-->

Monday, July 1, 2019

Romantika (di)Lokasi KKN



Muhklis  sibuk mengepak pakaiannya. Karibku itu sibuk berbenah. Sebagian dimasukkan-nya dalam kantong kresek. Sambil menatapku nyengir: “tak ada tas, kantong kresek pun jadi”. Kali ini, ia harus meninggalkan profesinya sebagai tukang servis elektronik. Keahlian yang sebenarnya otodidak. Pelanggannya rerata tetangga kos. Dari sekian barang elektronik yang rusak, bila ditangani Mukhlis rusaknya bisa bertambah. Kalaupun dapat dipulihkan kondisinya pasti sudah tidak utuh lagi. Saat diprotes, biasanya dengan santai ia menjawab: “yang penting masih bisa dipakai, hehehe”.
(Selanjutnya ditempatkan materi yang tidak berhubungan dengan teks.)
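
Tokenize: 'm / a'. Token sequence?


Scan left to right, longest-match per lexeme
Tokens: ID(m), OP(/), ID(a)


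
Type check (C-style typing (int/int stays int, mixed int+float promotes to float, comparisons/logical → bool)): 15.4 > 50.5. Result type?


Operand types: float > float
Rule: comparison yields bool
Result type: bool


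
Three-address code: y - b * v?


Break into single-operator statements:
t1 = b * v
t2 = y - t1


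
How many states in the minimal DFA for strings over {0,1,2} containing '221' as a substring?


KMP-style automaton: 3 progress states + 1 absorbing accept = 4
Minimal DFA: 4 states


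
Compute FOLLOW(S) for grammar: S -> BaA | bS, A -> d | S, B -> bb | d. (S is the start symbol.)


$ ∈ FOLLOW(S). For each A -> αBβ: add FIRST(β)\{ε} to FOLLOW(B); if β nullable, add FOLLOW(A).
FOLLOW(S) = {$}


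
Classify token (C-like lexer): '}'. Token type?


Pattern: delimiter/punctuation
Type: PUNCTUATION


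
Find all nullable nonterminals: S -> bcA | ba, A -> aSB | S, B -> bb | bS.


A nonterminal is nullable iff some alternative derives ε (directly, or every symbol in it is nullable)
Nullable: {}


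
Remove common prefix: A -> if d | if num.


Common prefix: 'if'
Factored: A -> if A', A' -> d | num


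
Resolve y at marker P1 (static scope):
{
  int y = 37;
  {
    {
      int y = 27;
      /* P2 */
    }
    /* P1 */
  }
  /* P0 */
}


P1's block does not declare y; resolves to the enclosing declaration at depth 0
y = 37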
Saya sebenarnya khawatir, seandainya ilmu servis-nya dipakai dilokasi KKN. Tidak soal sekiranya ia pernah di STM. Masalahnya ia hanya improvisasi dengan obeng. Alasannya sederhana, kalau benda elektronik memiliki baut, pastilah bisa dibuka dengan obeng. Benar. Tapi saat dilihatnya kabel-kabel mengerut, begitu pula keningnya. Walhasil, korslet.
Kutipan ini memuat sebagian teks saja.